Bengen took historical data from the stock markets and ran his theory in varying amounts, from 3% to 6%. He found that withdrawal rates of 3.5% or less returned a 100% chance of having enough money, while withdrawal rates of 6% only had a success rate of 40%.
He also came up with the ideal mix of investments as 50-75% stocks and the remainder in bonds. But here’s one interesting fact: Bengen’s study assumes zero additional income once you retire. His study was meant for the traditional retire-at-65 crowd. What do you think would happen to your investment account if you included the income from even one rental?
Let’s do some easy math. Let’s say you need $50,000 a year to live comfortably.
$50,000 x 25 = $1,250,000
According to Bengen’s study, which was tested to basically the same conclusion in 1998 by The Trinity Group (they used a different bond type and concluded only a 95% success rate versus Bengen’s 96% rate), you can comfortably live for at least 30 years by saving and investing $1.25 million.
That’s really not a lot of money. Remember when Dr. Evil demanded $1 million in Austin Powers?
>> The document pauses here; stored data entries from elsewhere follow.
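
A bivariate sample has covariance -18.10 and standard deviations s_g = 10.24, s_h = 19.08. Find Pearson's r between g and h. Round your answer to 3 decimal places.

r = Cov(g,h) / (s_g · s_h) = -18.10 / (10.24 × 19.08)
  = -18.10 / 195.3792 ≈ -0.093

-0.093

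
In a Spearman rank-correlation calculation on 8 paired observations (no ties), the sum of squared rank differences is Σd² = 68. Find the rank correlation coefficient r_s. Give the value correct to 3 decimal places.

ρ = 1 − 6Σd² / [n(n²−1)] = 1 − 6×68 / (8×63)
  = 1 − 408/504 = 1 − 0.8095 ≈ 0.190

0.190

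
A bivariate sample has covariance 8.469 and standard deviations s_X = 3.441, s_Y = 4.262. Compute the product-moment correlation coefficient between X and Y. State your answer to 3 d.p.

r = Cov(X,Y) / (s_X · s_Y) = 8.469 / (3.441 × 4.262)
  = 8.469 / 14.6655 ≈ 0.577

0.577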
He was laughed at by the entire world.
Bengen’s study shows a significant percentage of accounts end up lasting far longer than 30 years — with many scenarios ending the 30 years with a balance larger than what they started out with.
Let’s go back to your $50,000 annual withdrawals. Let’s say you have a rental property that brings in $12,000 a year. It’s paid off, and you have a healthy capex reserve fund. Now you only need to withdraw $38,000 a year. That’s a 3% withdrawal, and Bengen put a 100% success rate at 3.5%.
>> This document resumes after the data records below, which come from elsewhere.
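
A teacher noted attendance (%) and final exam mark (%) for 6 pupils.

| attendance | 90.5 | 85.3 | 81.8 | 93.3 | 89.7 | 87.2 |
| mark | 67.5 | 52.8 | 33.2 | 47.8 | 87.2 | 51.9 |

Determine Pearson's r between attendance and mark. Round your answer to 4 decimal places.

0.5062

n = 6, Σx = 527.8, Σy = 340.4, Σx² = 46512.4, Σy² = 21028.62, Σxy = 30135.61
nΣxy − ΣxΣy = 180813.66 − 179663.12 = 1150.54
nΣx² − (Σx)² = 279074.4 − 278572.84 = 501.56; nΣy² − (Σy)² = 126171.72 − 115872.16 = 10299.56
r = 1150.54 / √(501.56 × 10299.56) = 1150.54 / 2272.8500 ≈ 0.5062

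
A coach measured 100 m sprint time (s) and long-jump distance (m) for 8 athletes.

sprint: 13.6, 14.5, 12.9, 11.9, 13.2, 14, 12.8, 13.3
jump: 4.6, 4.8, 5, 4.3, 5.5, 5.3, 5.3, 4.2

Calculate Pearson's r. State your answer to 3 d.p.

n = 8, Σx = 106.2, Σy = 39, Σx² = 1414.2, Σy² = 191.76, Σxy = 518.33
nΣxy − ΣxΣy = 4146.64 − 4141.8 = 4.84
nΣx² − (Σx)² = 11313.6 − 11278.44 = 35.16; nΣy² − (Σy)² = 1534.08 − 1521 = 13.08
r = 4.84 / √(35.16 × 13.08) = 4.84 / 21.4451 ≈ 0.226

0.226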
Bengen’s study did use historical stock market data, and past performance is not indicative of future gains. So while this isn’t a guarantee, it’s still a great place to start.
Re: 4% Rule for retirement
One thing people lose track of is the fees tied to their accounts. If your account has a 1% annual fee, now you have to live off of 3% in order to stay under the 4% rule. That 1% fee - which seems small when you frame it that way - would account for 25% of your annual expenses.
Unfortunately a lot of people forget to include the fees in their withdrawal rate, so they pull out more than 4% per year. People also forget to account for taxes when figuring out how much they need to save. It's kind of crazy because taxes and admin fees work out to be some of the highest expenses you will have in retirement, and yet people tend to think "I need $50K to live on" when calculating their magic retirement number. Realistically, if you need $50K to live on, your investments might have to generate $70K or $80K to offset what you pay in taxes and fees each year.
Yes, that's what our planner had told us and I think it's a good general idea of what to follow.
Good point about the annual fees @hoffse!
When does a higher fee (in your opinion) justify itself?